Rien ne va plus au royaume de Benjamin Netanyahu. A la faveur de la crise du coronavirus, il avait réussi à se maintenir au pouvoir arrachant à la mi-mai la constitution d’un gouvernement d’union et d’urgence. Israël sortait ainsi de sa plus longue crise politique. Près de 500 jours sans gouvernement faute, dans un système à la proportionnelle intégrale, de réussir à départager les deux camps : une « droite dure » et une « droite centriste ». Même les détracteurs du Premier ministre en poste saluaient ce nouveau tour de passe-passe du magicien Bibi qui avait une fois encore sauvé sa peau à la tête du gouvernement. Indéboulonnable Bibi ?

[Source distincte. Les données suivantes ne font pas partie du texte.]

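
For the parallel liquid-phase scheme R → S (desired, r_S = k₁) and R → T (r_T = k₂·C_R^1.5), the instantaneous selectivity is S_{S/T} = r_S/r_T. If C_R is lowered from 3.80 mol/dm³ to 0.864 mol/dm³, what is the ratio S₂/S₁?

S_{S/T} = (k₁/k₂)·C_R^-1.5, so S₂/S₁ = (C_{R,2}/C_{R,1})^-1.5.
= (0.864/3.80)^(-1.5) = (0.2274)^(-1.5) = 9.22.

9.22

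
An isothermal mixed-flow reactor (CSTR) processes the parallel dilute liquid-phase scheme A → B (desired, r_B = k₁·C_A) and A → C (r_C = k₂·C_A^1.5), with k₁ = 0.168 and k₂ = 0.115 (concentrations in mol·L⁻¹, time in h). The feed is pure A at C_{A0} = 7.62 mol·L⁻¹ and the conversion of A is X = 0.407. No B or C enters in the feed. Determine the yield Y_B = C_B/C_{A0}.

Exit C_A = C_{A0}(1−X) = 7.62×0.593 = 4.519 mol·L⁻¹.
A CSTR operates uniformly at the exit composition, giving r_B = 0.7591 and r_C = 1.105 (each k·C_A^n at C_A = 4.519).
Fraction of consumed A going to B: r_B/(r_B+r_C) = 0.4073.
C_B = 0.4073·C_{A0}·X = 0.4073×7.62×0.407 = 1.26 mol·L⁻¹; Y_B = C_B/C_{A0} = 0.166.

0.166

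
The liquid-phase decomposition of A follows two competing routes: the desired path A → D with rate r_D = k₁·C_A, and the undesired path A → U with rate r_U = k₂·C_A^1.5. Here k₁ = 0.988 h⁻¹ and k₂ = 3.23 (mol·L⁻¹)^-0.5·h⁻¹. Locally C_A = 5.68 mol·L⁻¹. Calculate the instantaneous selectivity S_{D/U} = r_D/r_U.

S_{D/U} = r_D/r_U = (k₁·C_A)/(k₂·C_A^1.5) = (k₁/k₂)·C_A^-0.5.
= (0.988×5.680) / (3.23×5.680^1.5) = 5.612/43.72 = 0.128.

0.128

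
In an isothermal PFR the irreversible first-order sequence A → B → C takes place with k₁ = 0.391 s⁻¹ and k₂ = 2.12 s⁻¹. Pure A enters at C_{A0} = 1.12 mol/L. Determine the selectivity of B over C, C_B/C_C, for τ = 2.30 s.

0.180

For first-order series with pure A initially, C_B(τ) = k₁C_{A0}/(k₂−k₁)·(e^(−k₁τ) − e^(−k₂τ)).
e^(−k₁τ) = e^(−0.391×2.30) = e^(−0.8993) = 0.4069; e^(−k₂τ) = e^(−4.876) = 0.007627.
C_B = 0.391×1.12/(2.12−0.391) × (0.4069−0.007627) = 0.2533×0.3992 = 0.1011 mol/L.
C_A = C_{A0}e^(−k₁τ) = 0.4557 mol/L, so C_C = C_{A0}−C_A−C_B = 0.5632 mol/L; C_B/C_C = 0.180.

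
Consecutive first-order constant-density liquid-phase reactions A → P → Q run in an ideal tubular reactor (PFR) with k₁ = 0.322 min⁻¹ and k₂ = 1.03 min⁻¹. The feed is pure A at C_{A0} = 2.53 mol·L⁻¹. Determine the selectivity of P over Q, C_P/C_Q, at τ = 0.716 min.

Solving the coupled first-order balances gives C_P(τ) = [k₁/(k₂−k₁)]·C_{A0}·(e^(−k₁τ) − e^(−k₂τ)).
e^(−k₁τ) = e^(−0.322×0.716) = e^(−0.2306) = 0.7941; e^(−k₂τ) = e^(−0.7375) = 0.4783.
C_P = 0.322×2.53/(1.03−0.322) × (0.7941−0.4783) = 1.151×0.3158 = 0.3633 mol·L⁻¹.
C_A = C_{A0}e^(−k₁τ) = 2.009 mol·L⁻¹, so C_Q = C_{A0}−C_A−C_P = 0.1576 mol·L⁻¹; C_P/C_Q = 2.31.

2.31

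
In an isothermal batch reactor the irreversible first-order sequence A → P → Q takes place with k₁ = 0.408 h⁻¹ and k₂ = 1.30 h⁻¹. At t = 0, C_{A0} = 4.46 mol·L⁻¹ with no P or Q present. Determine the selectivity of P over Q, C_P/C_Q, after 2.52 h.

0.295

Solving the coupled first-order balances gives C_P(t) = [k₁/(k₂−k₁)]·C_{A0}·(e^(−k₁t) − e^(−k₂t)).
e^(−k₁t) = e^(−0.408×2.52) = e^(−1.028) = 0.3577; e^(−k₂t) = e^(−3.276) = 0.03778.
C_P = 0.408×4.46/(1.30−0.408) × (0.3577−0.03778) = 2.040×0.3199 = 0.6526 mol·L⁻¹.
C_A = C_{A0}e^(−k₁t) = 1.595 mol·L⁻¹, so C_Q = C_{A0}−C_A−C_P = 2.212 mol·L⁻¹; C_P/C_Q = 0.295.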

La fronde dure depuis mars
Quelques Israéliens n’ont jamais baissé les bras. Au mois de mars, alors que tout Israël était strictement confiné, ils ont mis à profit la disposition légale qui permettait malgré les restrictions de mouvement de manifester. Le 25 mars, ils étaient plus d’un millier à Jérusalem aux abords de la Knesset rassemblés « pour sauver la démocratie ». Ils avaient suivi avec attention tous les soubresauts de la crise politique et voulaient alerter sur des dérives.
La plupart des Israéliens ont à peine prêté attention à ces démonstrations durant lesquelles, à côté du drapeau israélien, flottaient des drapeaux noirs. Un mois plus tard en avril, ils étaient 2000 à Tel Aviv. A défaut de réveiller les partis de gauche que leurs valses hésitations politiques et leurs dirigeants ont sabordé, ils ont réveillé ce qu’il reste de gauchistes en Israël. Partout dans le pays, les manifestations se sont multipliées contre Bibi, sa corruption – il est sous le coup de trois inculpations pour «corruption», «fraude» et «abus de confiance» – et ses « dérives autoritaires ».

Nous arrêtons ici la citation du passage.